The proposal also raises a fresh Brexit conundrum: If it goes ahead, EU member Ireland will stop changing the clocks, but British-ruled Northern Ireland will continue the practice.
The British government said it has “no plans to change daylight saving time,” meaning that for six months of every year, Ireland and Northern Ireland would be an hour apart.
Bulc did not give a clear response when asked about this issue but pointed to the fact the EU manages to “coexist” with three time zones at present.
Ireland’s Minister for Justice and Equality Charlie Flanagan said he had taken note of the commission proposal.

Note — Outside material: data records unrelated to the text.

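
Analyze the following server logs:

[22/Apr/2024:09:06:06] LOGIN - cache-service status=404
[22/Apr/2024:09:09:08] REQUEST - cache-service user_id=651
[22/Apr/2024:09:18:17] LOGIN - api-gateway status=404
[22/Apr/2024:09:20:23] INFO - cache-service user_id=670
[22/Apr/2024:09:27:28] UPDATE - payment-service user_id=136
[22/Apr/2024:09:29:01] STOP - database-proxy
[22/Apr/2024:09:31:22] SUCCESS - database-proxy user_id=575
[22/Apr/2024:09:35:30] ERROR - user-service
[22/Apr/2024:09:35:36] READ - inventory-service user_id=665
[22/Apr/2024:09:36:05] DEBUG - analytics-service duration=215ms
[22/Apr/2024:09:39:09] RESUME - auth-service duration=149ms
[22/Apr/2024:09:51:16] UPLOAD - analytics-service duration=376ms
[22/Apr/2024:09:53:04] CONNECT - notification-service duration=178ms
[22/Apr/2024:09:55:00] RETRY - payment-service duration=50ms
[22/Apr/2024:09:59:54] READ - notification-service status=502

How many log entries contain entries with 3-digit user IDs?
5

To find matching entries:

1. Pattern to match: entries with 3-digit user IDs
2. Scan each log entry for the pattern
3. Count matches: 5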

“There are certain aspects and consequences for us in Ireland that will require careful and detailed consideration and, therefore, I will be listening carefully to the concerns of agencies and stakeholders,” Flanagan added.
The plan still needs approval by the European Parliament and the 28 member countries but the commission, the bloc’s executive arm, hopes to bring in the change as early as next year.
Many European countries began changing the clock seasonally in World War I to save energy, with the practice reinforced during World War II and during the energy crisis in the 1970s.
The practice has since been harmonized across Europe, with all Europeans advancing their clock by an hour on the last Sunday of March and putting it back an hour on the last Sunday of October.
Bulc said the energy-saving justification no longer applied, while commission Vice-President Maros Sefcovic insisted: “Brussels isn’t micromanaging people’s lives for the sake of it.”